Serwis Docs.com to usługa Microsoftu służąca do publikowania dokumentów stworzonych za pośrednictwem pakietu Office. Dzięki niej internauci mogą w wygodny sposób udostępniać swoje pliki innym osobom.
Domyślne ustawienia serwisu sprawiają, że każdy dokument jest wgrywany jako publiczny. Wiele osób nie zdaje sobie z tego sprawy i publikuje pliki zawierające hasła, listy motywacyjne, portfolio inwestycyjne czy chociażby dokumenty rozwodowe.
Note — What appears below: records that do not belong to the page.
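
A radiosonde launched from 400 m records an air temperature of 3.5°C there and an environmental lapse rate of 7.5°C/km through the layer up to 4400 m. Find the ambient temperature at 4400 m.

From 400 m to 4400 m (environmental): cools by 7.5 × 4 = 30°C, giving -26.5°C.

-26.5°C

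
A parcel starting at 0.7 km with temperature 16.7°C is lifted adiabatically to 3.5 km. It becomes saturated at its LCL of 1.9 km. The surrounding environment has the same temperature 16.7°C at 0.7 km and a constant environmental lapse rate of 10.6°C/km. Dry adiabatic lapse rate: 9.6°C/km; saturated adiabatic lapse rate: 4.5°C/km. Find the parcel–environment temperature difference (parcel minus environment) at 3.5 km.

Parcel:
  700–1900 m, dry: Δz = 1.2 km ⇒ ΔT = -11.52°C; T = 5.18°C
  1900–3500 m, saturated: Δz = 1.6 km ⇒ ΔT = -7.2°C; T = -2.02°C
Environment:
  700–3500 m, environment: Δz = 2.8 km ⇒ ΔT = -29.68°C; T = -12.98°C
T_parcel − T_env = -2.02 − (-12.98) = +10.96°C

+10.96°C (parcel warmer than environment)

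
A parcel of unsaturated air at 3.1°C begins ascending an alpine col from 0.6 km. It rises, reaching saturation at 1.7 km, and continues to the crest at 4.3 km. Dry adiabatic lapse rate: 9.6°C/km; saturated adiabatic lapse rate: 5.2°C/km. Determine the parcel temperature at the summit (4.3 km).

From 600 m to 1700 m (dry): cools by 9.6 × 1.1 = 10.56°C, giving -7.46°C.
From 1700 m to 4300 m (saturated): cools by 5.2 × 2.6 = 13.52°C, giving -20.98°C.

-20.98°C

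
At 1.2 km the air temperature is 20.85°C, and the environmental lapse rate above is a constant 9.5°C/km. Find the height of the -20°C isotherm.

5.5 km

Height above start = (20.85 − (-20)) / 9.5 = 4.3 km
Altitude = 1200 m + 4300 m = 5500 m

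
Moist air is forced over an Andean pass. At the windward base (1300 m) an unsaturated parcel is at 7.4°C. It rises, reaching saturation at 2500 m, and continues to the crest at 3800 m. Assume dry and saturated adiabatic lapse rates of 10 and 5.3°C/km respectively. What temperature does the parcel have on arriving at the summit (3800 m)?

1300–2500 m, dry: Δz = 1.2 km ⇒ ΔT = -12°C; T = -4.6°C
2500–3800 m, saturated: Δz = 1.3 km ⇒ ΔT = -6.89°C; T = -11.49°C

-11.49°C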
W miniony weekend każdy zainteresowany mógł skorzystać z wyszukiwarki wbudowanej w Docs.com, by wyszukać te dokumenty. Prywatne i często wrażliwe dane użytkowników zostały zatem udostępnione wszystkim osobom.
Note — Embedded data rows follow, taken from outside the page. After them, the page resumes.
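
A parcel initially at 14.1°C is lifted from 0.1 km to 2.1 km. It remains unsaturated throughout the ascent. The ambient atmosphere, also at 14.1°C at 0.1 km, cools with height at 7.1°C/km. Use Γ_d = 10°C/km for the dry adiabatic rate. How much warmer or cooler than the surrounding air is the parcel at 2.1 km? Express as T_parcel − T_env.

-5.8°C (parcel cooler than environment)

Parcel:
  Dry to 2100 m: -10 × 2 km = -20°C, so T = -5.9°C.
Environment:
  Environment to 2100 m: -7.1 × 2 km = -14.2°C, so T = -0.1°C.
T_parcel − T_env = -5.9 − (-0.1) = -5.8°C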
Serwis ZDNet podaje, że dzięki wyszukiwarce można było pozyskać numery telefonów, adresy, numery ubezpieczenia, a nawet numery prawa jazdy poszczególnych internautów.
Microsoft wyłączył już wspomnianą funkcję wyszukiwarki serwisu, jednak dane z prywatnych dokumentów wciąż są zindeksowane w wyszukiwarkach internetowych – m.in. w Google i Bing, który należy do Microsoftu.
Sprawcą całego zamieszania jest nie tylko Microsoft, ale także użytkownicy, którzy korzystając z domyślnych ustawień serwisu, publikowali prywatne dokumenty oznaczone jako publiczne. Wycofując funkcję wyszukiwarki firma poczuwa się jednak do odpowiedzialności.